Myth 1: “Uber and Lyft no longer have insurance.” False. The $1 million third-party liability policy during active rides is unchanged. What dropped is UM/UIM only.
Myth 2: “The new law only affects passengers.” False. Rideshare drivers, pedestrians, cyclists, and other motorists can all be affected when the at-fault driver is underinsured.
Myth 3: “You can’t recover anything beyond the new limits.” False. Depending on the facts, you may have claims against the rideshare driver personally, the at-fault driver’s assets, your own UIM policy, and in some cases the TNC directly. A layered approach often recovers more than any single policy.
Filing Deadlines Still Apply
SB 371 did not change the statute of limitations. Under California Code of Civil Procedure § 335.1, you have two years from the date of the accident to file a personal injury lawsuit. Government entity claims (such as a crash involving a city bus or public vehicle) require a six-month notice under the Government Claims Act.

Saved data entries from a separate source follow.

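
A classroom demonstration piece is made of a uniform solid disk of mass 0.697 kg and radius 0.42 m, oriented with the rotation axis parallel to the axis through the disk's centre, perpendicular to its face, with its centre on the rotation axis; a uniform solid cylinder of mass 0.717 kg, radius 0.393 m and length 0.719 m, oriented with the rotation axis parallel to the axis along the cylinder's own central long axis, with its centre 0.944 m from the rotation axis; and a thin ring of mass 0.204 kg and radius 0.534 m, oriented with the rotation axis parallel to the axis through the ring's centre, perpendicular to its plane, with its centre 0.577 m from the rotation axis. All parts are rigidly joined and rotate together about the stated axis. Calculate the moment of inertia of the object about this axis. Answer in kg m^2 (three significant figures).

Solid disk: I_cm = (1/2)MR² = (1/2)(0.697)(0.42)² = 0.061475 kg m^2; axis through the centre, so I = 0.061475 kg m^2.
Solid cylinder: I_cm = (1/2)MR² = (1/2)(0.717)(0.393)² = 0.05537 kg m^2; centre at d = 0.944 m, so the parallel axis theorem gives I = 0.05537 + (0.717)(0.944)² = 0.69431 kg m^2.
Thin ring: I_cm = MR² = (0.204)(0.534)² = 0.058172 kg m^2; centre at d = 0.577 m, so the parallel axis theorem gives I = 0.058172 + (0.204)(0.577)² = 0.12609 kg m^2.
Total I = 0.061475 + 0.69431 + 0.12609 = 0.88188 kg m^2.

0.882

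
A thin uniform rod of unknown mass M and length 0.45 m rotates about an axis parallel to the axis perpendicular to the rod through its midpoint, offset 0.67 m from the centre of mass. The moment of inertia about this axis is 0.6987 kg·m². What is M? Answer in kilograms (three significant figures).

I = I_cm + Md² = (1/12)ML² + Md² = M·[0.0833333·(0.45)² + (0.67)²] = M·0.46578.
So M = 0.6987 / 0.46578 = 1.5001 kg.

1.50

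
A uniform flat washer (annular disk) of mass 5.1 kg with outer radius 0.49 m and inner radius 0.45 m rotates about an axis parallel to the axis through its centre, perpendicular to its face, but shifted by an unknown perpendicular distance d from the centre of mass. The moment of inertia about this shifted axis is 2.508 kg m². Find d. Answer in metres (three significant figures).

0.520

About the centre-of-mass axis, I_cm = (1/2)M(R²+r²) = (1/2)(5.1)[(0.49)² + (0.45)²] = 1.1286 kg m².
Parallel axis theorem: I = I_cm + Md², so Md² = 2.508 − 1.1286 = 1.3794 kg m².
d = √(1.3794 / 5.1) = 0.52006 m.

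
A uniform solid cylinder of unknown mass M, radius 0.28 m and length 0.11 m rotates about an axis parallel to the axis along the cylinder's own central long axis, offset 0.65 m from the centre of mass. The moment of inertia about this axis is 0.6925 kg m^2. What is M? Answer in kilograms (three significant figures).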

Miss these deadlines and the case almost always dies, regardless of how strong the evidence is.
When to Speak With an Attorney
Not every rideshare case needs a lawyer, but under SB 371 many more do. Consider consulting an attorney when:
- Your medical costs could exceed $60,000
- The at-fault driver was uninsured or underinsured
- There is any dispute about which insurance period applied
- You suffered a traumatic brain injury, spinal injury, or any injury with potential long-term effects
- The insurance company makes a quick, low offer within the first few weeks
A specialized California rideshare injury attorney can analyze all available coverage layers and identify options that a DIY claim will miss.
Final Thoughts
A rideshare accident in California looks simple from the outside and gets complicated fast underneath. SB 371 didn’t eliminate passenger protection, but it did shrink it in one important area. Passengers who once relied on a $1 million safety net now need to think harder about their own coverage and about who actually caused the crash.
Screenshot the app. Get the police report. See a doctor the same day. And don’t trust the first settlement offer. The law is still on your side; it just demands more precision than it used to.